Dr. Stud
Page 51
“Didi? Are you here?”
Picking my way carefully between stacked pizza boxes and nearly shredded twelve-packs of Corona, I make my way toward the sofa at the far end. A suspiciously person-shaped lump in the middle slumps toward the sound of my voice.
As the lump moves, the blanket slides away. Didi opens one bleary eye to look at me but it sort of slides back and forth in her eye socket, missing me by a few inches on either side as far as I can tell.
“Aw, hi, Joe Mama,” Didi giggles, lifting her head up and then letting it fall back to the cushion. “What’s up, Buttercup?”
I shake my head in dismay and disgust.
“Didi… You’re late for work.”
She groans and twists, flopping onto her back.
“Oh my God, no way,” she groans. “It’s morning already? I feel like I didn’t sleep at all.”
Tentatively I push the pizza box to the side of the coffee table, hoping to have a seat, but a small cockroach wriggles out from underneath it then darts back inside for safety.
“Gross!” I yell, my stomach heaving.
Immediately I realize that my stomach is heaving, for real. Sprinting, jumping like an Olympic track athlete, I find a path to the bathroom and lock myself inside.
Instantly I’m covered in sweat from head to toe, everything gray, freezing and heaving at the same time. My morning coffee swirls into the toilet bowl, leaving my throat raw and painful.
“JoJo, I need to get in there!” Didi yells, banging on the door.
Weakly, I shuffle toward the door and open it for her, then stand out the way. She limps past me on her leg cast with her arms held out for balance, eyes still half closed. My heart pounds as she does her business, paying no attention to me.
She flushes the toilet and hops to the sink on one foot, leaning heavily on it as she loads her toothbrush with Colgate.
After a couple minutes of deep breathing, my stomach starts to settle, leaving me feeling sticky and shaky. Didi spits out the toothpaste and looks at me in the mirror critically.
“You look like shit,” she observes.
“You don’t look so great yourself,” I reply meekly, gesturing at her scrawny form in just her underwear. “Have you been eating?
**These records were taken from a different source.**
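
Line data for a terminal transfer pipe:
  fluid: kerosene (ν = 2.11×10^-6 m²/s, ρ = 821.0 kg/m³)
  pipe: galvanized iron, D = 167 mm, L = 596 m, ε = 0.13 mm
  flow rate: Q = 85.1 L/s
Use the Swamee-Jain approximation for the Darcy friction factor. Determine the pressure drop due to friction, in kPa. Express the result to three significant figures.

Δp ≈ 437 kPa

V = 4Q/(πD²) = 4·0.0851/(π·0.167²) = 3.885 m/s
Re = VD/ν = 3.885·0.167/2.11×10^-6 = 3.07×10^5 → turbulent
ε/D = 0.13/167 = 7.78×10^-4
Swamee-Jain: f = 0.01974
h_f = f(L/D)V²/(2g) = 0.01974·(596/0.167)·3.885²/(2·9.81) = 54.21 m
Δp = ρg·h_f = 821.0·9.81·54.21 = 436.6 kPa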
You really don’t look okay.”
She shrugs one bony shoulder. “Mostly pizza,” she remarks before rinsing out her mouth.
“Ohhhh,” I groan, picturing the pizza box and cockroach all over again. If there were anything left inside me, I’m sure I would heave that up too.
“Seriously, Joe,” she starts again as she reaches to flip on the shower nozzle, “you’re like, all gray. What is wrong with you?”
I tried to organize my thoughts as she steps into the shower to wash off. She’s lucky she has really short hair. She could just take one of those gym class quality showers and be ready to go in ten minutes. With perfectly clear skin and those beautiful high cheekbones, all she needs is some pomade, an eyebrow pencil, and a flick of mascara to be ready.
I used to be jealous of her tomboy body, her strength, the efficiency of her good looks. But as she snaps the shower back off and reaches to grab a towel, I don’t think I am jealous anymore. She looks feral. Shrunken.
“Have you seen yourself in the mirror lately?” I ask her.
She scrubs her hair vigorously with the towel, then wraps it around her middle. That’s not her sense of modesty—she only does it for me.
“This from a woman who just threw up in my toilet?” she remarks snidely.
“Yeah, well…”
“I may have lost a little weight,” she shrugs. “It’s not a big deal. You’ve been gone… since I don’t know when. Weeks? Trying to get around with this cast is more complicated than it looks, Joe.”
Guilt washes through me. Am I being insensitive?
“Okay… but you’re not just eating pizza, right? Maybe a green vegetable here and there?”